Download or read book Women and Welfare written by Nancy J. Hirschmann and published by Rutgers University Press. This book was released on 2001 with total page 350 pages. Available in PDF, EPUB and Kindle. Book excerpt: The social welfare state has come under increasing pressure, raising serious doubts about its survival. This book represents an interdisciplinary, multimethodological and multicultural feminist approach ...
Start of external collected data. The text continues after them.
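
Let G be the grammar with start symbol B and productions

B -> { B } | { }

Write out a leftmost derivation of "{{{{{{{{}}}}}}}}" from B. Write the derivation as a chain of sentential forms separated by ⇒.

B ⇒ {B} ⇒ {{B}} ⇒ {{{B}}} ⇒ {{{{B}}}} ⇒ {{{{{B}}}}} ⇒ {{{{{{B}}}}}} ⇒ {{{{{{{B}}}}}}} ⇒ {{{{{{{{}}}}}}}}

B ⇒ {B}   [B -> { B }]
{B} ⇒ {{B}}   [B -> { B }]
{{B}} ⇒ {{{B}}}   [B -> { B }]
{{{B}}} ⇒ {{{{B}}}}   [B -> { B }]
{{{{B}}}} ⇒ {{{{{B}}}}}   [B -> { B }]
{{{{{B}}}}} ⇒ {{{{{{B}}}}}}   [B -> { B }]
{{{{{{B}}}}}} ⇒ {{{{{{{B}}}}}}}   [B -> { B }]
{{{{{{{B}}}}}}} ⇒ {{{{{{{{}}}}}}}}   [B -> { }]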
Download or read book The Republican War Against Women written by Tanya Melich and published by Bantam. This book was released on 2009-10-21 with total page 465 pages. Available in PDF, EPUB and Kindle. Book excerpt: In 1980, Republicans used appeals to sexist and racist bigotry to win the Presidency. The party adopted an electoral strategy that included getting votes by playing on the fear and uncertainty engendered by the civil rights and women's political movements, and continued to use this strategy in the campaigns of 1984, 1988, and 1992. Under the Reagan and Bush administrations, this strategy became a crucial part of the party's governing policies. This book is not a political science treatise nor a description of political campaigns; it is a documented account of a grab for power that, as the years pass, continues to intensify antagonism between the sexes and to sow unnecessary division among the American people. As a longtime Republican activist and a delegate to the 1992 convention, Tanya Melich has observed these actions from within; and documents this takeover and the Party's ongoing practices (such as embracing the Christian right) in a devastating, factual, and often hair-raising report. A combination of history, exposÄ, reasoned polemic, and call to arms, this book has now been enriched by two completely new chapters that assesses the outcome of the 1996 election in terms of the book's thesis and realistically lays out the future: both in terms of what it will be if the right-wing elements of the Republican party continue to set the agenda, and how it can be changed if centrist women (and men) take charge of that agenda. The heart of such change lies with Independents, who now constitute a startling 39 percent of Americans (31 percent identify themselves as Democrats and 30 percent as Republicans). We are not a country of strong party loyalties, and the enormous growth of independents is the signal that change is not only possible but achievable. As a superb political pro, the author offers hardheaded strategies for such change.